2. I wait until I get over my ex, and I'm too late. He gets together with someone else. We remain good friends, but that's it. I still have feelings for him, though. I don't do anything about it, of course, but still... and I was at a bus station crying. He rushes over to make sure I'm okay. I'm squatting in a corner crying, and he comes over to give me a hug. His intentions were completely platonic and that of a friend, but it made me like him even more. I can't imagine him being that person to me, though. In this premonition, he had his old car which got totaled in an accident. That premonition didn't come to light.

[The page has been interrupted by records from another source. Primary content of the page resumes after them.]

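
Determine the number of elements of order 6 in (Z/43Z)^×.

2

φ(43) = 43 − 1 = 42 = 2 · 3 · 7.
Since (Z/43Z)^× is cyclic of order 42, the number of elements of order d is φ(d) when d | 42 and 0 otherwise.
6 = 2 · 3 divides 42, and φ(6) = 2.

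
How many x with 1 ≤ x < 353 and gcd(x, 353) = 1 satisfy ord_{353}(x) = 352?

160

φ(353) = 353 − 1 = 352 = 2^5 · 11.
In a cyclic group of order 352, there are φ(d) elements of order d for each divisor d of 352, and zero for non-divisors.
352 = 2^5 · 11 divides 352, and φ(352) = 160.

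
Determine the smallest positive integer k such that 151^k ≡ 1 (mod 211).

35

ord(151) | φ(211) = 211 − 1 = 210 = 2 · 3 · 5 · 7.
Divisors of 210: 1, 2, 3, 5, 6, 7, 10, 14, 15, 21, 30, 35, 42, 70, 105, 210.
Evaluate successive powers at the divisors of 210:
151^1 ≡ 151
151^2 ≡ 13
151^3 ≡ 64
151^5 ≡ 199
151^6 ≡ 87
151^7 ≡ 55
151^10 ≡ 144
151^14 ≡ 71
151^15 ≡ 171
151^21 ≡ 107
151^30 ≡ 123
151^35 ≡ 1
Hence ord(151) = 35.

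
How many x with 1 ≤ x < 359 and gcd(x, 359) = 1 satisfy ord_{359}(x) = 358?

178

φ(359) = 359 − 1 = 358 = 2 · 179.
In a cyclic group of order 358, there are φ(d) elements of order d for each divisor d of 358, and zero for non-divisors.
358 = 2 · 179 divides 358, and φ(358) = 178.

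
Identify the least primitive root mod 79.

φ(79) = 79 − 1 = 78 = 2 · 3 · 13.
g is a primitive root iff g^(78/q) ≢ 1 (mod 79) for each prime q ∈ {2, 3, 13}.
g = 2: 2^39 ≡ 1 — hits 1, so not a primitive root.
g = 3: 3^39 ≡ 78; 3^26 ≡ 23; 3^6 ≡ 18 — none is 1, so 3 is a primitive root.
The smallest primitive root modulo 79 is 3.

3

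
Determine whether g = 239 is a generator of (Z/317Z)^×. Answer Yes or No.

φ(317) = 317 − 1 = 316 = 2^2 · 79.
An element g generates (Z/317Z)^× iff g^(316/q) ≢ 1 (mod 317) for each prime q ∈ {2, 79}.
239^158 ≡ 316 (mod 317)  [q = 2: ≢ 1 ✓]
239^4 ≡ 234 (mod 317)  [q = 79: ≢ 1 ✓]
Every test exponent gives a nontrivial residue, hence 239 generates the full group.

Yes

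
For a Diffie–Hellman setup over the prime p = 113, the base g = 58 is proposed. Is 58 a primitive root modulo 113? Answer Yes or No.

φ(113) = 113 − 1 = 112 = 2^4 · 7.
An element g generates (Z/113Z)^× iff g^(112/q) ≢ 1 (mod 113) for each prime q ∈ {2, 7}.
58^56 ≡ 112 (mod 113)  [q = 2: ≢ 1 ✓]
58^16 ≡ 16 (mod 113)  [q = 7: ≢ 1 ✓]
None equal 1, so ord_113(58) = 112: 58 is a primitive root.

Yes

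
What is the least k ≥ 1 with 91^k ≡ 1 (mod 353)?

88

The order of 91 must divide φ(353) = 353 − 1 = 352 = 2^5 · 11.
Divisors of 352: 1, 2, 4, 8, 11, 16, 22, 32, 44, 88, 176, 352.
Test each divisor d:
91^1 ≡ 91 (mod 353)
91^2 ≡ 162 (mod 353)
91^4 ≡ 122 (mod 353)
91^8 ≡ 58 (mod 353)
91^11 ≡ 70 (mod 353)
91^16 ≡ 187 (mod 353)
91^22 ≡ 311 (mod 353)
91^32 ≡ 22 (mod 353)
91^44 ≡ 352 (mod 353)
91^88 ≡ 1 (mod 353) ✓
So ord_353(91) = 88.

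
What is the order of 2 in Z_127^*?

By Lagrange's theorem, ord_127(2) divides φ(127) = 127 − 1 = 126 = 2 · 3^2 · 7.
Divisors of 126: 1, 2, 3, 6, 7, 9, 14, 18, 21, 42, 63, 126.
Test each divisor d:
2^1 ≡ 2
2^2 ≡ 4
2^3 ≡ 8
2^6 ≡ 64
2^7 ≡ 1
So ord_127(2) = 7.

7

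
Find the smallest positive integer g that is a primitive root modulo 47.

5

φ(47) = 47 − 1 = 46 = 2 · 23.
g is a primitive root iff g^(46/q) ≢ 1 (mod 47) for each prime q ∈ {2, 23}.
g = 2: 2^23 ≡ 1 — hits 1, so not a primitive root.
g = 3: 3^23 ≡ 1 — hits 1, so not a primitive root.
g = 4: 4^23 ≡ 1 — hits 1, so not a primitive root.
g = 5: 5^23 ≡ 46; 5^2 ≡ 25 — none is 1, so 5 is a primitive root.
So 5 is the smallest generator of (Z/47Z)^×.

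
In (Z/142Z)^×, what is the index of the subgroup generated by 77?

2

The order of 77 must divide φ(142) = φ(2)·φ(71) = 1·70 = 70 = 2 · 5 · 7.
Divisors of 70: 1, 2, 5, 7, 10, 14, 35, 70.
Check 77^d mod 142 for each divisor in increasing order:
77^1 ≡ 77 (mod 142)
77^2 ≡ 107 (mod 142)
77^5 ≡ 37 (mod 142)
77^7 ≡ 125 (mod 142)
77^10 ≡ 91 (mod 142)
77^14 ≡ 5 (mod 142)
77^35 ≡ 1 (mod 142) ✓
The order of 77 is 35, so the subgroup it generates has 35 elements.
[(Z/142Z)^× : ⟨77⟩] = 70/35 = 2.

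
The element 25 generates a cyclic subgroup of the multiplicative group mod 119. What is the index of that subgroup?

4

By Lagrange's theorem, ord_119(25) divides φ(119) = φ(7·17) = (7−1)·(17−1) = 6·16 = 96 = 2^5 · 3.
Divisors of 96: 1, 2, 3, 4, 6, 8, 12, 16, 24, 32, 48, 96.
Test each divisor d:
25^1 ≡ 25 (mod 119)
25^2 ≡ 30 (mod 119)
25^3 ≡ 36 (mod 119)
25^4 ≡ 67 (mod 119)
25^6 ≡ 106 (mod 119)
25^8 ≡ 86 (mod 119)
25^12 ≡ 50 (mod 119)
25^16 ≡ 18 (mod 119)
25^24 ≡ 1 (mod 119) ✓
The order of 25 is 24, so the subgroup it generates has 24 elements.
The index is φ(119) / ord(25) = 96 / 24 = 4.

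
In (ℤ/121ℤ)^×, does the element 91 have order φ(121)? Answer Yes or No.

No

φ(121) = φ(11^2) = 11·(11−1) = 110 = 2 · 5 · 11.
91 is a primitive root mod 121 iff 91^(φ(121)/q) ≢ 1 for every prime q | φ(121), i.e. q ∈ {2, 5, 11}.
91^55 ≡ 1 (mod 121)  [q = 2: ≡ 1 ✗]
91^22 ≡ 9 (mod 121)  [q = 5: ≢ 1 ✓]
91^10 ≡ 12 (mod 121)  [q = 11: ≢ 1 ✓]
Since 91^55 ≡ 1, the order of 91 divides 55 < 110, so 91 is not a primitive root.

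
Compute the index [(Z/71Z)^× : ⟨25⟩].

14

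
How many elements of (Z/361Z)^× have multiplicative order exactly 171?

108

φ(361) = φ(19^2) = 19·(19−1) = 342 = 2 · 3^2 · 19.
Since (Z/361Z)^× is cyclic of order 342, the number of elements of order d is φ(d) when d | 342 and 0 otherwise.
171 = 3^2 · 19 divides 342, and φ(171) = 108.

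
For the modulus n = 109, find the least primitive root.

6

φ(109) = 109 − 1 = 108 = 2^2 · 3^3.
g is a primitive root iff g^(108/q) ≢ 1 (mod 109) for each prime q ∈ {2, 3}.
g = 2: 2^54 ≡ 108; 2^36 ≡ 1 — hits 1, so not a primitive root.
g = 3: 3^54 ≡ 1 — hits 1, so not a primitive root.
g = 4: 4^54 ≡ 1 — hits 1, so not a primitive root.
g = 5: 5^54 ≡ 1 — hits 1, so not a primitive root.
g = 6: 6^54 ≡ 108; 6^36 ≡ 63 — none is 1, so 6 is a primitive root.
So 6 is the smallest generator of (Z/109Z)^×.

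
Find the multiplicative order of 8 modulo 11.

10

Since 8 ∈ (Z/11Z)^×, its order divides φ(11) = 11 − 1 = 10 = 2 · 5.
Divisors of 10: 1, 2, 5, 10.
Check 8^d mod 11 for each divisor in increasing order:
8^1 ≡ 8 (mod 11)
8^2 ≡ 9 (mod 11)
8^5 ≡ 10 (mod 11)
8^10 ≡ 1 (mod 11) ✓
Therefore the multiplicative order of 8 modulo 11 is 10.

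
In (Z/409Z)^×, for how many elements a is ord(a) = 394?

0

φ(409) = 409 − 1 = 408 = 2^3 · 3 · 17.
In a cyclic group of order 408, there are φ(d) elements of order d for each divisor d of 408, and zero for non-divisors.
Here 408 is not a multiple of 394, so there are no elements of order 394.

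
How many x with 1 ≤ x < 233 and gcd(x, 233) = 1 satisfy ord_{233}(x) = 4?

φ(233) = 233 − 1 = 232 = 2^3 · 29.
(Z/233Z)^× is cyclic (|G| = 232); a cyclic group of order m has exactly φ(d) elements of each order d | m, and none otherwise.
4 = 2^2 divides 232, and φ(4) = 2.

2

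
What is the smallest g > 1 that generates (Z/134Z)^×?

φ(134) = φ(2)·φ(67) = 1·66 = 66 = 2 · 3 · 11.
Test candidates g = 2, 3, … against the prime factors q ∈ {2, 3, 11} of φ(134): g is a generator iff g^(66/q) ≢ 1 for every such q.
g = 2: gcd(2, 134) = 2 > 1, not a unit — skip.
g = 3: 3^33 ≡ 133; 3^22 ≡ 1 — hits 1, so not a primitive root.
g = 4: gcd(4, 134) = 2 > 1, not a unit — skip.
g = 5: 5^33 ≡ 133; 5^22 ≡ 1 — hits 1, so not a primitive root.
g = 6: gcd(6, 134) = 2 > 1, not a unit — skip.
g = 7: 7^33 ≡ 133; 7^22 ≡ 29; 7^6 ≡ 131 — none is 1, so 7 is a primitive root.
So 7 is the smallest generator of (Z/134Z)^×.

7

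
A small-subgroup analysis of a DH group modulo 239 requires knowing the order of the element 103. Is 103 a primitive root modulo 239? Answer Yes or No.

φ(239) = 239 − 1 = 238 = 2 · 7 · 17.
Test 103^(238/q) mod 239 for each prime factor q of 238:
103^119 ≡ 238 (mod 239)  [q = 2: ≢ 1 ✓]
103^34 ≡ 100 (mod 239)  [q = 7: ≢ 1 ✓]
103^14 ≡ 163 (mod 239)  [q = 17: ≢ 1 ✓]
Every test exponent gives a nontrivial residue, hence 103 generates the full group.

Yes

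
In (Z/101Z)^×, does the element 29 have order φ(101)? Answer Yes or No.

Yes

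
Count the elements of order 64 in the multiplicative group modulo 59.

φ(59) = 59 − 1 = 58 = 2 · 29.
Since (Z/59Z)^× is cyclic of order 58, the number of elements of order d is φ(d) when d | 58 and 0 otherwise.
Since 64 ∤ 58, the count is 0.

0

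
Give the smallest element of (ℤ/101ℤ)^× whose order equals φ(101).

φ(101) = 101 − 1 = 100 = 2^2 · 5^2.
Test candidates g = 2, 3, … against the prime factors q ∈ {2, 5} of φ(101): g is a generator iff g^(100/q) ≢ 1 for every such q.
g = 2: 2^50 ≡ 100; 2^20 ≡ 95 — none is 1, so 2 is a primitive root.
So 2 is the smallest generator of (Z/101Z)^×.

2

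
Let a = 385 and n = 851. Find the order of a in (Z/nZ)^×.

396

By Lagrange's theorem, ord_851(385) divides φ(851) = φ(23·37) = (23−1)·(37−1) = 22·36 = 792 = 2^3 · 3^2 · 11.
Divisors of 792: 1, 2, 3, 4, 6, 8, 9, 11, 12, 18, 22, 24, 33, 36, 44, 66, 72, 88, 99, 132, 198, 264, 396, 792.
Evaluate successive powers at the divisors of 792:
385^1 ≡ 385 (mod 851)
385^2 ≡ 151 (mod 851)
385^3 ≡ 267 (mod 851)
385^4 ≡ 675 (mod 851)
385^6 ≡ 656 (mod 851)
385^8 ≡ 340 (mod 851)
385^9 ≡ 697 (mod 851)
385^11 ≡ 574 (mod 851)
385^12 ≡ 581 (mod 851)
385^18 ≡ 739 (mod 851)
385^22 ≡ 139 (mod 851)
385^24 ≡ 565 (mod 851)
385^33 ≡ 643 (mod 851)
385^36 ≡ 630 (mod 851)
385^44 ≡ 599 (mod 851)
385^66 ≡ 714 (mod 851)
385^72 ≡ 334 (mod 851)
385^88 ≡ 530 (mod 851)
385^99 ≡ 413 (mod 851)
385^132 ≡ 47 (mod 851)
385^198 ≡ 369 (mod 851)
385^264 ≡ 507 (mod 851)
385^396 ≡ 1 (mod 851) ✓
So ord_851(385) = 396.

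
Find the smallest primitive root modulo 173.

2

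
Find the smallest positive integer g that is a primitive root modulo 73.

5

φ(73) = 73 − 1 = 72 = 2^3 · 3^2.
g is a primitive root iff g^(72/q) ≢ 1 (mod 73) for each prime q ∈ {2, 3}.
g = 2: 2^36 ≡ 1 — hits 1, so not a primitive root.
g = 3: 3^36 ≡ 1 — hits 1, so not a primitive root.
g = 4: 4^36 ≡ 1 — hits 1, so not a primitive root.
g = 5: 5^36 ≡ 72; 5^24 ≡ 8 — none is 1, so 5 is a primitive root.
So 5 is the smallest generator of (Z/73Z)^×.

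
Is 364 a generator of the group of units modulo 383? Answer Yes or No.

φ(383) = 383 − 1 = 382 = 2 · 191.
364 is a primitive root mod 383 iff 364^(φ(383)/q) ≢ 1 for every prime q | φ(383), i.e. q ∈ {2, 191}.
364^191 ≡ 382 (mod 383)  [q = 2: ≢ 1 ✓]
364^2 ≡ 361 (mod 383)  [q = 191: ≢ 1 ✓]
None equal 1, so ord_383(364) = 382: 364 is a primitive root.

Yes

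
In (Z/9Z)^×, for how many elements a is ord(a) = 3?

2

φ(9) = φ(3^2) = 3·(3−1) = 6 = 2 · 3.
Since (Z/9Z)^× is cyclic of order 6, the number of elements of order d is φ(d) when d | 6 and 0 otherwise.
3 | 6, and φ(3) = 3 − 1 = 2.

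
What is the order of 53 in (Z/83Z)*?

82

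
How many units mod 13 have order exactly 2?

φ(13) = 13 − 1 = 12 = 2^2 · 3.
In a cyclic group of order 12, there are φ(d) elements of order d for each divisor d of 12, and zero for non-divisors.
2 | 12, and φ(2) = 2 − 1 = 1.

1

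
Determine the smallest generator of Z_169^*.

φ(169) = φ(13^2) = 13·(13−1) = 156 = 2^2 · 3 · 13.
Test candidates g = 2, 3, … against the prime factors q ∈ {2, 3, 13} of φ(169): g is a generator iff g^(156/q) ≢ 1 for every such q.
g = 2: 2^78 ≡ 168; 2^52 ≡ 146; 2^12 ≡ 40 — none is 1, so 2 is a primitive root.
Hence the least primitive root of 169 is 2.

2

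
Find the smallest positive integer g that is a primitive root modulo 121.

2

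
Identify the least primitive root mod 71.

φ(71) = 71 − 1 = 70 = 2 · 5 · 7.
g is a primitive root iff g^(70/q) ≢ 1 (mod 71) for each prime q ∈ {2, 5, 7}.
g = 2: 2^35 ≡ 1 — hits 1, so not a primitive root.
g = 3: 3^35 ≡ 1 — hits 1, so not a primitive root.
g = 4: 4^35 ≡ 1 — hits 1, so not a primitive root.
g = 5: 5^35 ≡ 1 — hits 1, so not a primitive root.
g = 6: 6^35 ≡ 1 — hits 1, so not a primitive root.
g = 7: 7^35 ≡ 70; 7^14 ≡ 54; 7^10 ≡ 45 — none is 1, so 7 is a primitive root.
Hence the least primitive root of 71 is 7.

7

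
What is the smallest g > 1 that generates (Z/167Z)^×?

5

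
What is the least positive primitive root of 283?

φ(283) = 283 − 1 = 282 = 2 · 3 · 47.
g is a primitive root iff g^(282/q) ≢ 1 (mod 283) for each prime q ∈ {2, 3, 47}.
g = 2: 2^141 ≡ 282; 2^94 ≡ 1 — hits 1, so not a primitive root.
g = 3: 3^141 ≡ 282; 3^94 ≡ 238; 3^6 ≡ 163 — none is 1, so 3 is a primitive root.
Hence the least primitive root of 283 is 3.

3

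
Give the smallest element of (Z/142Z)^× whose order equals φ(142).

φ(142) = φ(2)·φ(71) = 1·70 = 70 = 2 · 5 · 7.
g is a primitive root iff g^(70/q) ≢ 1 (mod 142) for each prime q ∈ {2, 5, 7}.
g = 2: gcd(2, 142) = 2 > 1, not a unit — skip.
g = 3: 3^35 ≡ 1 — hits 1, so not a primitive root.
g = 4: gcd(4, 142) = 2 > 1, not a unit — skip.
g = 5: 5^35 ≡ 1 — hits 1, so not a primitive root.
g = 6: gcd(6, 142) = 2 > 1, not a unit — skip.
g = 7: 7^35 ≡ 141; 7^14 ≡ 125; 7^10 ≡ 45 — none is 1, so 7 is a primitive root.
So 7 is the smallest generator of (Z/142Z)^×.

7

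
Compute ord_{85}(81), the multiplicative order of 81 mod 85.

4

By Lagrange's theorem, ord_85(81) divides φ(85) = φ(5·17) = (5−1)·(17−1) = 4·16 = 64 = 2^6.
Divisors of 64: 1, 2, 4, 8, 16, 32, 64.
Check 81^d mod 85 for each divisor in increasing order:
81^1 ≡ 81 (mod 85)
81^2 ≡ 16 (mod 85)
81^4 ≡ 1 (mod 85) ✓
Therefore the multiplicative order of 81 modulo 85 is 4.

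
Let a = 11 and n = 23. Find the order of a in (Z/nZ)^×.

22

Since 11 ∈ (Z/23Z)^×, its order divides φ(23) = 23 − 1 = 22 = 2 · 11.
Divisors of 22: 1, 2, 11, 22.
Check 11^d mod 23 for each divisor in increasing order:
11^1 ≡ 11
11^2 ≡ 6
11^11 ≡ 22
11^22 ≡ 1
Therefore the multiplicative order of 11 modulo 23 is 22.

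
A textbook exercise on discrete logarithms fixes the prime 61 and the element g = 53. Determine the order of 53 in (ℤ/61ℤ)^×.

20

ord(53) | φ(61) = 61 − 1 = 60 = 2^2 · 3 · 5.
Divisors of 60: 1, 2, 3, 4, 5, 6, 10, 12, 15, 20, 30, 60.
Compute 53^d (mod 61) for the divisors d until we hit 1:
53^1 ≡ 53 (mod 61)
53^2 ≡ 3 (mod 61)
53^3 ≡ 37 (mod 61)
53^4 ≡ 9 (mod 61)
53^5 ≡ 50 (mod 61)
53^6 ≡ 27 (mod 61)
53^10 ≡ 60 (mod 61)
53^12 ≡ 58 (mod 61)
53^15 ≡ 11 (mod 61)
53^20 ≡ 1 (mod 61) ✓
The smallest such exponent is 20, so the order of 53 is 20.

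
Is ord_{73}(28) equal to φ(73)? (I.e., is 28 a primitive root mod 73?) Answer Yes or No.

φ(73) = 73 − 1 = 72 = 2^3 · 3^2.
Test 28^(72/q) mod 73 for each prime factor q of 72:
28^36 ≡ 72 (mod 73)  [q = 2: ≢ 1 ✓]
28^24 ≡ 8 (mod 73)  [q = 3: ≢ 1 ✓]
None equal 1, so ord_73(28) = 72: 28 is a primitive root.

Yes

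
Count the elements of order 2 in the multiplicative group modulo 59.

1

φ(59) = 59 − 1 = 58 = 2 · 29.
In a cyclic group of order 58, there are φ(d) elements of order d for each divisor d of 58, and zero for non-divisors.
2 | 58, and φ(2) = 2 − 1 = 1.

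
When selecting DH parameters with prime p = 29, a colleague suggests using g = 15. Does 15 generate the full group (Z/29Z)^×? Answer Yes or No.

Yes

φ(29) = 29 − 1 = 28 = 2^2 · 7.
It suffices to check that the order of 15 is not a proper divisor of 28: compute 15^(28/q) for q ∈ {2, 7}.
15^14 ≡ 28 (mod 29)  [q = 2: ≢ 1 ✓]
15^4 ≡ 20 (mod 29)  [q = 7: ≢ 1 ✓]
None equal 1, so ord_29(15) = 28: 15 is a primitive root.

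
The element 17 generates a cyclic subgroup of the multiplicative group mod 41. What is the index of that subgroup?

1

The order of 17 must divide φ(41) = 41 − 1 = 40 = 2^3 · 5.
Divisors of 40: 1, 2, 4, 5, 8, 10, 20, 40.
Compute 17^d (mod 41) for the divisors d until we hit 1:
17^1 ≡ 17 (mod 41)
17^2 ≡ 2 (mod 41)
17^4 ≡ 4 (mod 41)
17^5 ≡ 27 (mod 41)
17^8 ≡ 16 (mod 41)
17^10 ≡ 32 (mod 41)
17^20 ≡ 40 (mod 41)
17^40 ≡ 1 (mod 41) ✓
The order of 17 is 40, so the subgroup it generates has 40 elements.
The index is φ(41) / ord(17) = 40 / 40 = 1.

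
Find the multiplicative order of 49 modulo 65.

6

ord(49) | φ(65) = φ(5·13) = (5−1)·(13−1) = 4·12 = 48 = 2^4 · 3.
Divisors of 48: 1, 2, 3, 4, 6, 8, 12, 16, 24, 48.
Evaluate successive powers at the divisors of 48:
49^1 ≡ 49
49^2 ≡ 61
49^3 ≡ 64
49^4 ≡ 16
49^6 ≡ 1
So ord_65(49) = 6.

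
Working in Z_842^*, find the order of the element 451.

420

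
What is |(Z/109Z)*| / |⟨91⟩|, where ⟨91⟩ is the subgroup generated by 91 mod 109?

1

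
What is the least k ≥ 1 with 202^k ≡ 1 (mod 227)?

Since 202 ∈ (Z/227Z)^×, its order divides φ(227) = 227 − 1 = 226 = 2 · 113.
Divisors of 226: 1, 2, 113, 226.
Compute 202^d (mod 227) for the divisors d until we hit 1:
202^1 ≡ 202 (mod 227)
202^2 ≡ 171 (mod 227)
202^113 ≡ 226 (mod 227)
202^226 ≡ 1 (mod 227) ✓
The smallest such exponent is 226, so the order of 202 is 226.

226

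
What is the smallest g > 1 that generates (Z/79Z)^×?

φ(79) = 79 − 1 = 78 = 2 · 3 · 13.
Test candidates g = 2, 3, … against the prime factors q ∈ {2, 3, 13} of φ(79): g is a generator iff g^(78/q) ≢ 1 for every such q.
g = 2: 2^39 ≡ 1 — hits 1, so not a primitive root.
g = 3: 3^39 ≡ 78; 3^26 ≡ 23; 3^6 ≡ 18 — none is 1, so 3 is a primitive root.
So 3 is the smallest generator of (Z/79Z)^×.

3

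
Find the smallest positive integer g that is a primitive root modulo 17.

3

φ(17) = 17 − 1 = 16 = 2^4.
g is a primitive root iff g^(16/q) ≢ 1 (mod 17) for each prime q ∈ {2}.
g = 2: 2^8 ≡ 1 — hits 1, so not a primitive root.
g = 3: 3^8 ≡ 16 — none is 1, so 3 is a primitive root.
Hence the least primitive root of 17 is 3.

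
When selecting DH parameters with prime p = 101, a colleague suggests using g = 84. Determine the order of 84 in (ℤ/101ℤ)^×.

5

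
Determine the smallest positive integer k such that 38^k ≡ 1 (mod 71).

ord(38) | φ(71) = 71 − 1 = 70 = 2 · 5 · 7.
Divisors of 70: 1, 2, 5, 7, 10, 14, 35, 70.
Evaluate successive powers at the divisors of 70:
38^1 ≡ 38
38^2 ≡ 24
38^5 ≡ 20
38^7 ≡ 54
38^10 ≡ 45
38^14 ≡ 5
38^35 ≡ 1
So ord_71(38) = 35.

35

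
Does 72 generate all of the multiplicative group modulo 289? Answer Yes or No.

No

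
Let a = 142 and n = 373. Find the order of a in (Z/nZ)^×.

124

ord(142) | φ(373) = 373 − 1 = 372 = 2^2 · 3 · 31.
Divisors of 372: 1, 2, 3, 4, 6, 12, 31, 62, 93, 124, 186, 372.
Test each divisor d:
142^1 ≡ 142
142^2 ≡ 22
142^3 ≡ 140
142^4 ≡ 111
142^6 ≡ 204
142^12 ≡ 213
142^31 ≡ 104
142^62 ≡ 372
142^93 ≡ 269
142^124 ≡ 1
The smallest such exponent is 124, so the order of 142 is 124.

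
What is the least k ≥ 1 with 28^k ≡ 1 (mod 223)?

37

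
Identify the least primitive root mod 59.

2

φ(59) = 59 − 1 = 58 = 2 · 29.
Test candidates g = 2, 3, … against the prime factors q ∈ {2, 29} of φ(59): g is a generator iff g^(58/q) ≢ 1 for every such q.
g = 2: 2^29 ≡ 58; 2^2 ≡ 4 — none is 1, so 2 is a primitive root.
So 2 is the smallest generator of (Z/59Z)^×.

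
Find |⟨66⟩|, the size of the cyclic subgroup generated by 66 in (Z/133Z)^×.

By Lagrange's theorem, ord_133(66) divides φ(133) = φ(7·19) = (7−1)·(19−1) = 6·18 = 108 = 2^2 · 3^3.
Divisors of 108: 1, 2, 3, 4, 6, 9, 12, 18, 27, 36, 54, 108.
Evaluate successive powers at the divisors of 108:
66^1 ≡ 66 (mod 133)
66^2 ≡ 100 (mod 133)
66^3 ≡ 83 (mod 133)
66^4 ≡ 25 (mod 133)
66^6 ≡ 106 (mod 133)
66^9 ≡ 20 (mod 133)
66^12 ≡ 64 (mod 133)
66^18 ≡ 1 (mod 133) ✓
Hence ord(66) = 18.

18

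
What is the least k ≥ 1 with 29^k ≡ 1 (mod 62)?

By Lagrange's theorem, ord_62(29) divides φ(62) = φ(2)·φ(31) = 1·30 = 30 = 2 · 3 · 5.
Divisors of 30: 1, 2, 3, 5, 6, 10, 15, 30.
Evaluate successive powers at the divisors of 30:
29^1 ≡ 29 (mod 62)
29^2 ≡ 35 (mod 62)
29^3 ≡ 23 (mod 62)
29^5 ≡ 61 (mod 62)
29^6 ≡ 33 (mod 62)
29^10 ≡ 1 (mod 62) ✓
The smallest such exponent is 10, so the order of 29 is 10.

10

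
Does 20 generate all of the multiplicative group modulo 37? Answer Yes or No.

φ(37) = 37 − 1 = 36 = 2^2 · 3^2.
Test 20^(36/q) mod 37 for each prime factor q of 36:
20^18 ≡ 36 (mod 37)  [q = 2: ≢ 1 ✓]
20^12 ≡ 26 (mod 37)  [q = 3: ≢ 1 ✓]
None equal 1, so ord_37(20) = 36: 20 is a primitive root.

Yes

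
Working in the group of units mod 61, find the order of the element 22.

Since 22 ∈ (Z/61Z)^×, its order divides φ(61) = 61 − 1 = 60 = 2^2 · 3 · 5.
Divisors of 60: 1, 2, 3, 4, 5, 6, 10, 12, 15, 20, 30, 60.
Compute 22^d (mod 61) for the divisors d until we hit 1:
22^1 ≡ 22
22^2 ≡ 57
22^3 ≡ 34
22^4 ≡ 16
22^5 ≡ 47
22^6 ≡ 58
22^10 ≡ 13
22^12 ≡ 9
22^15 ≡ 1
Hence ord(22) = 15.

15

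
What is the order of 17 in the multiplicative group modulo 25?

20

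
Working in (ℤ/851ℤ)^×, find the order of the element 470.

66

Since 470 ∈ (Z/851Z)^×, its order divides φ(851) = φ(23·37) = (23−1)·(37−1) = 22·36 = 792 = 2^3 · 3^2 · 11.
Divisors of 792: 1, 2, 3, 4, 6, 8, 9, 11, 12, 18, 22, 24, 33, 36, 44, 66, 72, 88, 99, 132, 198, 264, 396, 792.
Compute 470^d (mod 851) for the divisors d until we hit 1:
470^1 ≡ 470
470^2 ≡ 491
470^3 ≡ 149
470^4 ≡ 248
470^6 ≡ 75
470^8 ≡ 232
470^9 ≡ 112
470^11 ≡ 528
470^12 ≡ 519
470^18 ≡ 630
470^22 ≡ 507
470^24 ≡ 445
470^33 ≡ 482
470^36 ≡ 334
470^44 ≡ 47
470^66 ≡ 1
Hence ord(470) = 66.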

3. I wait until I get over my ex and it happens in a timely manner. Things work out. Initially when I had that awareness, I never knew what "works out" meant and I still don't. But I was defensively quick to state that it doesn't mean getting married, white picket fence good. Now I'm not so sure cuz I've seen premonitions of our unborn daughter and as it turns out, he's had his own intuitive experience about our children. That's the last thing I expected him to reveal to me.

I've liked this guy for years. It's the first time I've ever liked anyone so deeply and for so long that I wasn't with. Since then I've seen way more premonitions of us - picnicking, premonition porno, interactions with his family, moving in together, discussing how we would and could clash, the things I do that'd put him off, brief but significant moments. And then there's Izzy. Our daughter.